The Law Council is urging the Australian Government to accept the recommendation of a bipartisan report, which found a guarantee of additional funding for legal aid is necessary before a bill to ban the direct cross-examination of domestic violence survivors can pass.
The report of the Senate Legal and Constitutional Affairs Legislation Committee cited the Law Council’s advice, noting that concerns regarding the funding of the bill’s proposed measures were a consistent theme throughout evidence provided. The report stated that:
- The committee believes there should be a commitment to additional funding for legal aid before the bill is put to a vote in the Senate, including the amount, timeline for distribution and method of distribution; and in any additional funding for legal aid that is announced, the government make clear the eligibility of litigants who do not meet regular eligibility requirements but could not otherwise afford a private lawyer;and
- Details regarding the funding of the measures contained in the bill be made public prior to the commencement of debate on the bill in the Senate. (Recommendation 1).

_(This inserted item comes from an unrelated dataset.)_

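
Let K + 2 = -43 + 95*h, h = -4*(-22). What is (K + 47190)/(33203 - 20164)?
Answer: 3265/767 ≈ 4.2568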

“The prospect of being cross-examined by a violent ex-partner can cause significant emotional distress and trauma, and discourage individuals from exercising their legal rights,” Law Council president, Morry Bailes said. “It is reasonable and appropriate to reform the system to allow for a lawyer to perform cross-examination instead. However, there is considerable uncertainty over how legal aid commissions would deal with the extra demand from people who cannot afford a lawyer to act for them.”
Without appropriate funding Bailes said the “worthy” objectives of the bill will not be realised.
“There is further uncertainty about what is to occur if a party cannot afford a lawyer and is not eligible for legal aid. The Law Council is particularly concerned that situations may arise where a perpetrator of family violence is legally represented, but the victim is unable to secure legal representation.”
Mr Bailes said half-measures, like parachuting a lawyer in for cross-examination, would not work.
“Cross-examination plays a critical role in the justice process, by testing the credibility and the veracity of the witness. Effective cross-examination requires the cross-examiner to have an understanding of all of the evidence and the central issues in the case, and for that person to be present to observe the evidence of the other party,” Bailes said. “For this important reform to work, we need clarity regarding the proposed model for participation of a lawyer to perform a cross-examination. That means extra funding must be provided to legal aid commissions to enable them to perform their vital role under the proposed scheme.
The Law Council strongly supports the Committee’s funding recommendation and is calling on the government to adopt it as a matter of priority.